Compact and uniform TiO2@g-C3N4 core-shell quantum heterojunction for photocatalytic degradation of tetracycline antibiotics

Optimizing the heterojunction structure of semiconductor photocatalysts is significant for taking full advantage of their abilities for organic molecules degradation. Here, we demonstrate a feasible strategy of polymerizing the quantum-thick graphitic carbon nitride (g-C3N4) on to the surface of anatase titanium dioxide (TiO2) nanosheets with exposed {001} facets to form the TiO2@g-C3N4 (TCN) core-shell quantum heterojunction for improving photocatalytic tetracycline degradation activity. 100 mg of TCN photocatalyst shows the highest tetracycline degradation rate of 2.2 mg/min, which is 36% higher than that of the TiO2/g-C3N4 random mixture (TCN(mix)), 2 times higher than that of TiO2, and 2.3 times higher than that of bulk g-C3N4. Results also indicate that h+ and ·O2− are the main oxidant species for the efficient photocatalytic reaction.

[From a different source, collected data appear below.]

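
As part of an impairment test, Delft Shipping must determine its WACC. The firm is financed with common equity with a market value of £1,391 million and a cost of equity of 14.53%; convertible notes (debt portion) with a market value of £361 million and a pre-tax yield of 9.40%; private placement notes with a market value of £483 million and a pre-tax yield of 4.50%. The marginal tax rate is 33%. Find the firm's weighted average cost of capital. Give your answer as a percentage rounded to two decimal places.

Total capital V = 1391 + 361 + 483 = 2235.
Equity: weight = 1391/2235 = 0.6224; cost = 14.53%.
Convertible notes (debt portion): weight = 361/2235 = 0.1615; after-tax cost = 9.4% × (1 − 33%) = 6.2980%.
Private placement notes: weight = 483/2235 = 0.2161; after-tax cost = 4.5% × (1 − 33%) = 3.0150%.
WACC = 0.6224 × 14.5300% + 0.1615 × 6.2980% + 0.2161 × 3.0150% = 10.7119%.

10.71%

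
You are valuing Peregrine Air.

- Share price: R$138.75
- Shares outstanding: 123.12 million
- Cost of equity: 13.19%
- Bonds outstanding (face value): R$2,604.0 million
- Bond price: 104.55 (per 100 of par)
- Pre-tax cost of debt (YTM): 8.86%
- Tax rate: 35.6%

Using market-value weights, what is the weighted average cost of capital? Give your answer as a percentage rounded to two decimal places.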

The decisive factors in improving the photocatalytic activity of TCN is the unique structural advantages of quantum-thick g-C3N4 shell, compact and uniform contact interface, richly available reaction sites, more surface adsorbed hydroxyl (OH) groups. Efficient electron transfer between TiO2 and g-C3N4 is also demonstrated by the significant enhancement of photocurrent response of TCN electrodes and decrement of fluorescence emission spectra. This work demonstrates new sights for synthesizing high-efficient and environment-stable photocatalysts by engineering the surface heterojunction.